Originaire d’une petite ville près de Nantes, Melen Guesdon, aka Woizo, découvre très tôt le dessin grâce à une peintre qui l’initie aux couleurs, aux compositions et aux différentes techniques artistiques dès l’enfance. Après une adolescence marquée par la découverte du graffiti, il développe en parallèle une pratique du graphisme et du street art avant de multiplier les voyages à travers la France et l’étranger. Installé à Toulouse après un long périple jusqu’aux Philippines, l’artiste construit aujourd’hui un univers abstrait et organique, nourri par le graffiti, les rencontres humaines, l’architecture urbaine et la recherche d’émotions à travers la couleur.

Le graffiti c’est une pratique qui a forcément changé votre manière de faire l’art, mais est-ce qu’elle a aussi changé votre manière de regarder la ville ?

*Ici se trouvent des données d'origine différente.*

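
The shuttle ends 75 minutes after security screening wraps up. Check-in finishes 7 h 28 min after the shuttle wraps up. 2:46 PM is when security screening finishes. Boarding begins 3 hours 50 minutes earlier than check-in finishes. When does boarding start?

7:39 PM

The shuttle ends at 2:46 PM + 75 min = 4:01 PM.
Check-in ends at 4:01 PM + 448 min = 11:29 PM.
Boarding starts at 11:29 PM − 230 min = 7:39 PM.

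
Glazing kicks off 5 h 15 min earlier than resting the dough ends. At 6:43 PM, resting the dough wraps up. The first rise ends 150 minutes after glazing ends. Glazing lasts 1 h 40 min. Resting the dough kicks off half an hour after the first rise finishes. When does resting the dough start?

Glazing starts at 6:43 PM − 315 min = 1:28 PM.
Glazing ends at 1:28 PM + 100 min = 3:08 PM.
The first rise ends at 3:08 PM + 150 min = 5:38 PM.
Resting the dough starts at 5:38 PM + 30 min = 6:08 PM.

6:08 PM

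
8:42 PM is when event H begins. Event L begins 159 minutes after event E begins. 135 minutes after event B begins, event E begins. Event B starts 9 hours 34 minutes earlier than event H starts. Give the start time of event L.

Event B starts at 8:42 PM − 574 min = 11:08 AM.
Event E starts at 11:08 AM + 135 min = 1:23 PM.
Event L starts at 1:23 PM + 159 min = 4:02 PM.

4:02 PM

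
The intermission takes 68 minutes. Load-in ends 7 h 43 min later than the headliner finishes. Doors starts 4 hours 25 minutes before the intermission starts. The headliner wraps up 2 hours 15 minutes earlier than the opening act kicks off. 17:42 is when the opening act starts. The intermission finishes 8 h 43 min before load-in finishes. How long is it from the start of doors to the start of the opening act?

The headliner ends at 17:42 − 135 min = 15:27.
Load-in ends at 15:27 + 463 min = 23:10.
The intermission ends at 23:10 − 523 min = 14:27.
The intermission starts at 14:27 − 68 min = 13:19.
Doors starts at 13:19 − 265 min = 08:54.
From 08:54 to 17:42 is 8 h 48 min.

8 h 48 min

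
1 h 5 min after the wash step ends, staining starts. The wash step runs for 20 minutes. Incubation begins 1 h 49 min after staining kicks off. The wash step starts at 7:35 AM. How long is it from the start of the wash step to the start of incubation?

The wash step ends at 7:35 AM + 20 min = 7:55 AM.
Staining starts at 7:55 AM + 65 min = 9:00 AM.
Incubation starts at 9:00 AM + 109 min = 10:49 AM.
From 7:35 AM to 10:49 AM is 3 hours 14 minutes.

3 hours 14 minutes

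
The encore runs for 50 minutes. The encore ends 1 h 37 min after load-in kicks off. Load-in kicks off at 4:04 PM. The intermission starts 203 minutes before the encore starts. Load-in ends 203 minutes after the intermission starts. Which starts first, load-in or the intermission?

the intermission

The encore ends at 4:04 PM + 97 min = 5:41 PM.
The encore starts at 5:41 PM − 50 min = 4:51 PM.
The intermission starts at 4:51 PM − 203 min = 1:28 PM.
Load-in starts at 4:04 PM and the intermission starts at 1:28 PM, so the intermission is first.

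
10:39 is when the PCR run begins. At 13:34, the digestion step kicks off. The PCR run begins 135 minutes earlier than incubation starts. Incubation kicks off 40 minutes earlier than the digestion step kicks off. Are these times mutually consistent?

Yes

Incubation starts at 13:34 − 40 min = 12:54.
The PCR run starts at 12:54 − 135 min = 10:39.
That matches the stated 10:39, so the schedule is consistent.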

Totalement, le graffiti m’a vraiment appris à lire la ville autrement. Quand tu fais du graphe, tu développes une attention très particulière aux surfaces, aux rythmes architecturaux, aux endroits oubliés, aux respirations qu’il y a dans l’espace urbain. Tu ne regardes plus seulement une façade comme « juste un mur », mais comme un potentiel terrain d’expression. Et ça m’a aussi appris à ressentir les énergies des lieux. Une ville, ce n’est pas juste un décor, c’est une accumulation de traces humaines, de tensions, de flux, d’histoire. Le graffiti m’a donné ce rapport très instinctif à l’espace public. C’était physique.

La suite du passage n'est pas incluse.